On this date in 1917 the commission was founded by Fabian Ware (initially called the Imperial War Grave Commission) and currently cares for 1.7 million deceased military service personnel in 153 countries across the world.
It has built over 2500 cemeteries since its creation as well as numerous war memorials.
Rudyard Kipling who’s own son John died in the war (and had no know grave although his grave was found in 1992 there is still doubt as to whether it is him who is buried there) said that the commissions work after the first war was
“The biggest single bit of work since any of the pharaohs — and they only worked in their own country”
26 out of 27 men on our memorials are commemorated on the CWGC site – 3 buried in St Werburgh’s are in private graves not tended to by the commission but the church yard is classed as a CWGC cemetery (Rowland Beech, Leonard Edwards (not on any memorial) and George William Hood)

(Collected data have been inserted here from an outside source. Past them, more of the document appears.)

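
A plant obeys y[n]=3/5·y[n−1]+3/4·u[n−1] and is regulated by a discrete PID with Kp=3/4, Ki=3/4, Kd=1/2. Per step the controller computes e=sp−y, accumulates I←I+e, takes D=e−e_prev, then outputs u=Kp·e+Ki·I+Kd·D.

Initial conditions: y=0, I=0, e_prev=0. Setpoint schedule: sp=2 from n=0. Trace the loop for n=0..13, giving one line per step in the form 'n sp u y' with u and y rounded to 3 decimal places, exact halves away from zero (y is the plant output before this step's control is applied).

0 2 4.000 0.000
1 2 -1.500 3.000
2 2 3.900 0.675
3 2 -1.579 3.330
4 2 3.783 0.814
5 2 -1.609 3.326
6 2 3.727 0.789
7 2 -1.593 3.268
8 2 3.699 0.767
9 2 -1.562 3.235
10 2 3.677 0.769
11 2 -1.533 3.219
12 2 3.652 0.782
13 2 -1.506 3.208

(exact arithmetic carried between steps; '≈' marks a value shown rounded to 6 d.p. or computed from one; I and e_prev carry over from the previous line; the table rounds u and y to 3 d.p., halves away from zero)
n=0: y=0, sp=2, e=sp−y=2; I=2, D=e−e_prev=2; u=3/4·2+3/4·2+1/2·2=4; next y=3/5·0+3/4·4=3
n=1: y=3, sp=2, e=sp−y=-1; I=1, D=e−e_prev=-3; u=3/4·(-1)+3/4·1+1/2·(-3)=-1.5; next y=3/5·3+3/4·(-1.5)=0.675
n=2: y=0.675, sp=2, e=sp−y=1.325; I=2.325, D=e−e_prev=2.325; u=3/4·1.325+3/4·2.325+1/2·2.325=3.9; next y=3/5·0.675+3/4·3.9=3.33
n=3: y=3.33, sp=2, e=sp−y=-1.33; I=0.995, D=e−e_prev=-2.655; u=3/4·(-1.33)+3/4·0.995+1/2·(-2.655)=-1.57875; next y=3/5·3.33+3/4·(-1.57875)≈0.813938
n=4: y≈0.813938, sp=2, e=sp−y≈1.186063; I≈2.181063, D=e−e_prev≈2.516063; u=3/4·1.186063+3/4·2.181063+1/2·2.516063≈3.783375; next y=3/5·0.813938+3/4·3.783375≈3.325894
n=5: y≈3.325894, sp=2, e=sp−y≈-1.325894; I≈0.855169, D=e−e_prev≈-2.511956; u=3/4·(-1.325894)+3/4·0.855169+1/2·(-2.511956)≈-1.609022; next y=3/5·3.325894+3/4·(-1.609022)≈0.788770
n=6: y≈0.788770, sp=2, e=sp−y≈1.211230; I≈2.066399, D=e−e_prev≈2.537124; u=3/4·1.211230+3/4·2.066399+1/2·2.537124≈3.726784; next y=3/5·0.788770+3/4·3.726784≈3.268350
n=7: y≈3.268350, sp=2, e=sp−y≈-1.268350; I≈0.798049, D=e−e_prev≈-2.479580; u=3/4·(-1.268350)+3/4·0.798049+1/2·(-2.479580)≈-1.592515; next y=3/5·3.268350+3/4·(-1.592515)≈0.766623
n=8: y≈0.766623, sp=2, e=sp−y≈1.233377; I≈2.031426, D=e−e_prev≈2.501726; u=3/4·1.233377+3/4·2.031426+1/2·2.501726≈3.699465; next y=3/5·0.766623+3/4·3.699465≈3.234573
n=9: y≈3.234573, sp=2, e=sp−y≈-1.234573; I≈0.796853, D=e−e_prev≈-2.467949; u=3/4·(-1.234573)+3/4·0.796853+1/2·(-2.467949)≈-1.562265; next y=3/5·3.234573+3/4·(-1.562265)≈0.769045
n=10: y≈0.769045, sp=2, e=sp−y≈1.230955; I≈2.027808, D=e−e_prev≈2.465528; u=3/4·1.230955+3/4·2.027808+1/2·2.465528≈3.676836; next y=3/5·0.769045+3/4·3.676836≈3.219054
n=11: y≈3.219054, sp=2, e=sp−y≈-1.219054; I≈0.808754, D=e−e_prev≈-2.450009; u=3/4·(-1.219054)+3/4·0.808754+1/2·(-2.450009)≈-1.532729; next y=3/5·3.219054+3/4·(-1.532729)≈0.781885
n=12: y≈0.781885, sp=2, e=sp−y≈1.218115; I≈2.026869, D=e−e_prev≈2.437169; u=3/4·1.218115+3/4·2.026869+1/2·2.437169≈3.652322; next y=3/5·0.781885+3/4·3.652322≈3.208372
n=13: y≈3.208372, sp=2, e=sp−y≈-1.208372; I≈0.818496, D=e−e_prev≈-2.426487; u=3/4·(-1.208372)+3/4·0.818496+1/2·(-2.426487)≈-1.505651; next y=3/5·3.208372+3/4·(-1.505651)≈0.795785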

All the others are either in CWGC graves or commemorated on memorials where they have no known grave.
Pictured is the Thiepval Memorial in France where the names of over 70,000 commonwealth service men (mostly British) who have no known grave are commemorated. This site is maintained by the commission and is a reminder of the scale of loss during the first world war.
Four of our men are commemorated on the site – Charles Allen, Isaac Hammond, George Price Bevans and Arthur Keen. They will be featured later this year.
We are grateful for the work and record keeping of the commission. It has helped us on a number of our enquiries to confirm links from a mans name to the man we have traced prior to the war in the parish.